Which pipeline stage is the Scheduler added to in out-of-order processors?
The Decode stage.
What kind of data structure represents dependencies in a set of instructions?
The Instruction Dependence Graph.
Why is out-of-order processing more appealing than VLIW in the software space?
It’s transparent in its parallelization. The compiler for VLIW has to manage dependencies, the microarchitecture for OoO manages them instead.
What’s the most common type of hazard for out-of-order processors to manage?
Read-after-write hazards.
What techniques do we have to deal with read-after-write dependencies when operating with an out-of-order processor?
After utilizing the scheduler optimally, we can only stall.
TRUE/FALSE: We can do arithmetic and logical operations parallel in Out-of-order frameworks, but we have to commit those operations In-Order to preserve data coherency.
TRUE.
TRUE/FALSE: Unfortunately, using a Scheduler for out-of-order processing adds a ton of overhead due to its O(n log n) schema (as a result of the heaps it uses).
FALSE. Thanks to Tomasulo’s algorithm, we can get a constant rate of regulation.
DEFINE: Write-after-read hazards.
In out-of-order processing, when an earlier instruction reads a value that was overwritten after a later instruction writes it.
DEFINE: Write-after-write hazards.
In out-of-order processors, when a later write instruction is then overwritten by an earlier write instruction.
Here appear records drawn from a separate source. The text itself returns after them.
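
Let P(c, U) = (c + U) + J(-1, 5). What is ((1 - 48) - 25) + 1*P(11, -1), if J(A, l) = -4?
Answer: -66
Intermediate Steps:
P(c, U) = -4 + U + c (P(c, U) = (c + U) - 4 = (U + c) - 4 = -4 + U + c)
((1 - 48) - 25) + 1*P(11, -1) = ((1 - 48) - 25) + 1*(-4 - 1 + 11) = (-47 - 25) + 1*6 = -72 + 6 = -66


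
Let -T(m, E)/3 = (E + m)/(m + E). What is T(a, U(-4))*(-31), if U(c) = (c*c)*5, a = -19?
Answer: 93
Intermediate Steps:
U(c) = 5*c² (U(c) = c²*5 = 5*c²)
T(m, E) = -3 (T(m, E) = -3*(E + m)/(m + E) = -3*(E + m)/(E + m) = -3*1 = -3)
T(a, U(-4))*(-31) = -3*(-31) = 93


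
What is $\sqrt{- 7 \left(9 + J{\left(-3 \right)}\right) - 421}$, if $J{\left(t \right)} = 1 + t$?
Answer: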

DEFINE: Read-after-read hazards.
Not a thing. In out-of-order, so long as no write comes in between, reading after a later read isn’t a problem.
How can we resolve write-after-write and write-after-read hazards without stalling in out-of-order processors?
Using Register Renaming, a.k.a. Shadow Registers.
If the named registers are defined by the ISA, which registers are used by register renaming?
Physical Registers. As opposed to the named registers (architectural registers), these are not specified by the ISA.
DEFINE: SIMD.
Single Instruction, Multiple Data. A processor technique that uses a single ISA instruction on many pieces of data. An example is multiplying every value in an array by 2.
Of VLIW and SIMD, which makes a greater impact in today’s processors?
SIMD. It is used in laptops and smartphones to this day. That said, most of the time it must be called explicitly.
What modern capability is SIMD especially good for?
Machine learning, because of the prevalence of matrix operations.